What the researchers found is that it is easier to treat bulemic people who have not successfully used bulemic behaviors to achieve "weight suppression". Weight suppression has occured when a bulemic’s weight has dropped substantially from her maximum lifetime weight due to purging behaviors. Bulemic patients who lost a lot of weight before entering treatment tended to drop out of treatment with much greater frequency than bulemic patients who had not lost a lot of weight. In fact, they were able to quantify the likelihood that a given patient would drop out of treatment early, knowing only the difference between her highest weight and current weight. "On average, for each increase of 1 kg of weight suppression, the odds of not completing treatment are multiplied by a factor of 0.69." "Facinating", as Mr. Spock would have said.

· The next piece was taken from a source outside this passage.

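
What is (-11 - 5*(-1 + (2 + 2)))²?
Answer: 676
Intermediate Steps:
(-11 - 5*(-1 + (2 + 2)))² = (-11 - 5*(-1 + 4))² = (-11 - 5*3)² = (-11 - 15)² = (-26)² = 676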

Why should the amount of weight that bulemic people have lost determine their ability to tolerate treatment? The researchers educated guess is that these people are reacting with fear to the therapy’s instruction to resume a normal eating pattern (charcterized by a wider variety of foods, small normal meals and snacks), and that this fear may have merit. Bulemic people who have lost substantial weight appear to be be very much like obese people, in that their metabolism has been tuned (by genetics, and by their very binging and purging activities) towards storage of calories rather than consumption of them. Instructions to eat a greater range of foods and to snack between meals (instructions intended to ward off hunger feelings and cravings) might actually lead to weight gain for people with storage-oriented metabolisms! If this is true, it would suggest that cognitive therapists need to modify their approach so as to better mange weight suppressed bulemic patients’ very real fears of weight gain. There might be two non-mutually excusive ways of going about this: by designing a diet with a caloric intake matched to the patient’s metabolic needs, and yet still containing more variety of foods and more frequent eating times, and by addressing fears of weight gain head on with cognitive techniques.